Food and water were hard enough to come by before the earthquake; and now I was incapacitated. I felt a crushing dread settle in my bones: Death was coming. We could only wait for it. We had no hospitals to get better in, not even a shelter in which to die. I heard other people stirring; moaning noises, mostly. I wrapped my arm around the mostly unconscious, bleeding remnants of my family and drug myself toward the sounds. When a few feet away from them, my arms gave out and my cheek slapped dirt.
No one would save us. No one here could help, and surely no one would come; who in the world cared anyway? We had no money, no oil, no resources. Nothing valuable or useful. This misery would continue until all of us were dead and unburied, our corpses baking in the sun. Thinking thoughts like these, I drifted in and out of consciousness. Each time I awoke, the periods of awareness became shorter and shorter, as did my wait for Death.
It was in one of the shortest periods of wakefulness, however, that I heard the unnatural howl of a helicopter. My hair whipped my face as the contraption landed not so far from our devastation. I saw flashes of white out of the corner of my eyes, heard snatches of foreign language. Oh, touris (tourists), come take your pictures and leave. Come watch our misery why don't you, I thought. Feet crunched on debris, growing closer and closer. They were wearing actual shoes. A white hand flashed in front of my face and I grumbled in pain that seemed to really hit me just then.

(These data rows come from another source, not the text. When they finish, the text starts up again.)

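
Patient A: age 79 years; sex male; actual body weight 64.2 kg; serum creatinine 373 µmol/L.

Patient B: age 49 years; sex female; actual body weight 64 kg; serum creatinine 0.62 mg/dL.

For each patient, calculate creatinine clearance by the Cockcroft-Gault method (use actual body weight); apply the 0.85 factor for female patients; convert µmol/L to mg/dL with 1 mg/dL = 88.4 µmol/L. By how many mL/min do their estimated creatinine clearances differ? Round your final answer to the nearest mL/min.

98 mL/min

Patient A: SCr = 373 / 88.4 = 4.219 mg/dL
Patient A: CrCl = (140 − 79) × 64.2 / (72 × 4.219) = 3916.2 / 303.77 ≈ 12.9 mL/min
Patient B: CrCl = (140 − 49) × 64 / (72 × 0.62) × 0.85 = 5824.0 / 44.64 × 0.85 ≈ 110.9 mL/min
|12.9 − 110.9| = 98.0 mL/min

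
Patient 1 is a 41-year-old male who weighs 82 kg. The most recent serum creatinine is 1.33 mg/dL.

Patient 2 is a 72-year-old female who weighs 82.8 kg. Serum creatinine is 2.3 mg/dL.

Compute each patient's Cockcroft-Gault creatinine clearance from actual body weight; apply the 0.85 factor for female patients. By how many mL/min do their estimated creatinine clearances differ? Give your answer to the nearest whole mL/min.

Patient 1: CrCl = (140 − 41) × 82 / (72 × 1.33) = 8118.0 / 95.76 ≈ 84.8 mL/min
Patient 2: CrCl = (140 − 72) × 82.8 / (72 × 2.3) × 0.85 = 5630.4 / 165.60 × 0.85 ≈ 28.9 mL/min
|84.8 − 28.9| = 55.9 mL/min

56 mL/min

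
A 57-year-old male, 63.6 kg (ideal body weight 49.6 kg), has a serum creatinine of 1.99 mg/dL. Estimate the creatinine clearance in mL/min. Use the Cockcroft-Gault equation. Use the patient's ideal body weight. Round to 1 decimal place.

28.7 mL/min

CrCl = (140 − 57) × 49.6 / (72 × 1.99) = 4116.8 / 143.28 ≈ 28.7 mL/min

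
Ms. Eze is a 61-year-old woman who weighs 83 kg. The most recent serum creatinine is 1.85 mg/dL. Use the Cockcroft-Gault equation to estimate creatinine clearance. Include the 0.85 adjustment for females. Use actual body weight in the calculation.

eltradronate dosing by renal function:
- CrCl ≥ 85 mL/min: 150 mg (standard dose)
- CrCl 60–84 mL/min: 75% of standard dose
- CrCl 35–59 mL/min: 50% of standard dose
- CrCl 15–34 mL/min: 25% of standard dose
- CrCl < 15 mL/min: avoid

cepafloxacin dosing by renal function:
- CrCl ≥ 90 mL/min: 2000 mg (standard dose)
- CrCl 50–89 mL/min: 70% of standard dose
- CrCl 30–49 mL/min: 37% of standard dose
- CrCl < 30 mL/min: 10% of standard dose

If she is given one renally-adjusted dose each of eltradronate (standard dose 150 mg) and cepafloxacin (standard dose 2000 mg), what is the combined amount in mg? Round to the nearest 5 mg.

CrCl = (140 − 61) × 83 / (72 × 1.85) × 0.85 = 6557.0 / 133.20 × 0.85 ≈ 41.8 mL/min
CrCl ≈ 42 mL/min.
eltradronate: 35–59 mL/min → 50% of 150 mg = 75 mg.
cepafloxacin: 30–49 mL/min → 37% of 2000 mg = 740 mg.
Total = 75 + 740 = 815 mg.

815 mg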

Then, to my shock, that hand extended to me. Near one of my brown hands. Were they actually going to help? A plastic bottle appeared in the hand, and the cold, clean surface pressed to my lips. I opened tentatively, then gulped for all I was worth. Water, dlo. So beautiful. Yet, against my will, I was still flashing in and out of consciousness. With a huge, final surge of will, I pointed to the little ones.
“Unghhh,” I groaned. “Tanpri, sove ti beb yo.” Please, save the babies. The Ameriken seemed to understand, and the last thing I saw was my family being carried in white arms to safety. They would be all right. Knowing this, I could peacefully close my eyes. So there is a God, I thought, content - and then there was darkness.
** Extremely over-the-top and melodramatic, I know. I wrote it in about an hour. But, for some reason, my teacher liked it. That's why it's here.